DRI to seek $1bn for third fund

The Toronto-based firm, which focuses on pharmaceutical royalties, has been busy since closing its second fund on $701m in 2010.

DRI Capital, a Toronto-based firm that invests in pharmaceutical royalties, is set to launch its third fund with a $1 billion target, according to a person with knowledge of the firm.

DRI closed its second fund on $701 million in 2010, along with a $225 million sidecar vehicle for co-investments — so the $1 billion target is not a huge leap from its prior fund, the person said. Atlantic-Pacific Capital will work as the global placement agent on the fundraising; the firm also helped DRI raise its second fund.

The fundraising could launch by next month. DRI has just started conversations with prospective LPs. The firm could not be reached for comment.

Led by president and chief executive officer Behzad Khosrowshahi, DRI makes investments in royalty streams of pharmaceutical drugs that have been in the market for certain periods of time and are essential to keeping people alive. Because of the necessity of these products, the revenue streams are “robust and predictable”, the person said.

“DRI acquires royalties on drugs that are necessary for people to live. A patient cannot stop taking these drugs,” the person said.

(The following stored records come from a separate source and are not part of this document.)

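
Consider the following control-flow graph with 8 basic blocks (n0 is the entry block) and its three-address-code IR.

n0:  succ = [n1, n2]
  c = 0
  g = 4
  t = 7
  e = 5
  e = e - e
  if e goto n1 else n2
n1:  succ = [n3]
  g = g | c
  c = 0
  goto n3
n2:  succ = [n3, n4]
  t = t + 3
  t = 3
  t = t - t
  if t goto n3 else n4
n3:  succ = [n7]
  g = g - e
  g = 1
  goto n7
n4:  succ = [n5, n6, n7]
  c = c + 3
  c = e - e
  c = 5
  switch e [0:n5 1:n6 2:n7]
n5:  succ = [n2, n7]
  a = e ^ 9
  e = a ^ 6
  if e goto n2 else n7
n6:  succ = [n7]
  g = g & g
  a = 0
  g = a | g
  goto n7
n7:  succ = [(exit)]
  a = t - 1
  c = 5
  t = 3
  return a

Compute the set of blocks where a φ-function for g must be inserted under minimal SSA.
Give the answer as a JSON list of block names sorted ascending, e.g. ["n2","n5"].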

Also, DRI invests in royalty streams only for the duration of the patent protection on the products since after the patent expires, pharmaceutical companies can develop generic versions of products that sell for much less.

This asset class is uncorrelated to the broader public and private equity markets and tends to offer strong current returns and a lower risk profile similar to mezzanine with upside potential comparable to buyouts or late stage venture capital.

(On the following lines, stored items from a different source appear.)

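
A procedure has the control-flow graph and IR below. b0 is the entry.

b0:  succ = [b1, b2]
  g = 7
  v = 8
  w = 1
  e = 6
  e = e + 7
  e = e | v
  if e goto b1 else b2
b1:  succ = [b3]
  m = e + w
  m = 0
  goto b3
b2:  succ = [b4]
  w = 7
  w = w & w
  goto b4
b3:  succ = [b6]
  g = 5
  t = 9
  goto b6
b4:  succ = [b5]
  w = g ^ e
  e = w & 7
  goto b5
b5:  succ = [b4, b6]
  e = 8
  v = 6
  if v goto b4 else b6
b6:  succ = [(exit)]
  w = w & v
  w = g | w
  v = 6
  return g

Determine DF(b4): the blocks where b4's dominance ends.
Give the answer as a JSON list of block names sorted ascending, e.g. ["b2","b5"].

Answer: ["b4", "b6"]

Working:
idom tree: b1←b0 b2←b0 b3←b1 b4←b2 b5←b4 b6←b0
Dom∩ at merges:
  b4: preds {b2,b5}: {b0,b2} ∩ {b0,b2,b4,b5} = {b0,b2}; idom=b2
  b6: preds {b3,b5}: {b0,b1,b3} ∩ {b0,b2,b4,b5} = {b0}; idom=b0

Frontier:
  join b4 pred b2: · stop@b2
  join b4 pred b5: b5→b4 stop@b2
  join b6 pred b3: b3→b1 stop@b0
  join b6 pred b5: b5→b4→b2 stop@b0
  b0: DF=∅
  b1: DF={b6}
  b2: DF={b6}
  b3: DF={b6}
  b4: DF={b4,b6}
  b5: DF={b4,b6}
  b6: DF=∅

DF(b4) = ["b4", "b6"]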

LA Fire and Police pension memo

The strategy works like this: an inventor develops a component of a pain-killing drug. The inventor then licenses the component to a pharmaceutical company and collects royalty payments based on sales of the drug.

The inventor decides instead of collecting (for example) $10 million a year for 15 years, he will sell the royalty stream for $75 million to DRI in a lump sum payment and use the money to make a large donation to his favorite charity.

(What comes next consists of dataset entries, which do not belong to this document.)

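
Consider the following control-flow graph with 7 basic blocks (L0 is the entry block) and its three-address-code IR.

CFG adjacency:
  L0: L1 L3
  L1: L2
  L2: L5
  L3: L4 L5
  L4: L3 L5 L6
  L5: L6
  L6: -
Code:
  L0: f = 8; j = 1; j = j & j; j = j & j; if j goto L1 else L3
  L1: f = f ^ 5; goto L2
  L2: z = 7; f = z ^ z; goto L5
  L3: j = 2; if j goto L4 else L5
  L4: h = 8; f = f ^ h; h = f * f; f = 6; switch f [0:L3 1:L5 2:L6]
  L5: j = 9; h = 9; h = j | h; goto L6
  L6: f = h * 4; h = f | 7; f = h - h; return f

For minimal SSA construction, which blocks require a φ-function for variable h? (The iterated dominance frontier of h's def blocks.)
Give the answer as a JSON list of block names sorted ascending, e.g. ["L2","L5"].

Answer: ["L3", "L5", "L6"]

Derivation:
idom tree: L1←L0 L2←L1 L3←L0 L4←L3 L5←L0 L6←L0
Dom at joins:
  L3: preds {L0,L4}: {L0} ∩ {L0,L3,L4} = {L0}; idom=L0
  L5: preds {L2,L3,L4}: {L0,L1,L2} ∩ {L0,L3} ∩ {L0,L3,L4} = {L0}; idom=L0
  L6: preds {L4,L5}: {L0,L3,L4} ∩ {L0,L5} = {L0}; idom=L0

Frontier:
  L3←L0: walk · to L0
  L3←L4: walk L4→L3 to L0
  L5←L2: walk L2→L1 to L0
  L5←L3: walk L3 to L0
  L5←L4: walk L4→L3 to L0
  L6←L4: walk L4→L3 to L0
  L6←L5: walk L5 to L0
  L0: DF=∅
  L1: DF={L5}
  L2: DF={L5}
  L3: DF={L3,L5,L6}
  L4: DF={L3,L5,L6}
  L5: DF={L6}
  L6: DF=∅

φ for h: defs {L4,L5,L6}
  DF⁺ = {L3,L5,L6}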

Once DRI collects a diversified portfolio of different royalty streams, it can apply some leverage to monetise a portion of the future royalty payments and distribute the cash to LPs.

The universe of sellers is broad – while an inventor may be looking to cash in on an invention for various reasons, a large corporation might want to sell off cash flow-producing inventories of royalty interests to help finance an acquisition. Universities and research labs also develop drugs and hold royalties. Often, academic institutions sell off royalties as part of capital-raising campaigns.

LPs like several things about the strategy, including the current yield aspect of the investments and its lack of correlation to the public and private equity markets, according to a 2009 investment staff memo from the Los Angeles Fire and Police Pensions.

“This asset class is uncorrelated to the broader public and private equity markets and tends to offer strong current returns and a lower risk profile similar to mezzanine with upside potential comparable to buyouts or late stage venture capital,” the memo said.

Canadian private investment firm Inwest Investments took the former Drug Royalty Corporation private in 2002 and turned it into DRI Capital.

A few other firms operate similar strategies in the space, including Paul Capital, Cowen Healthcare and New Health Capital Partners.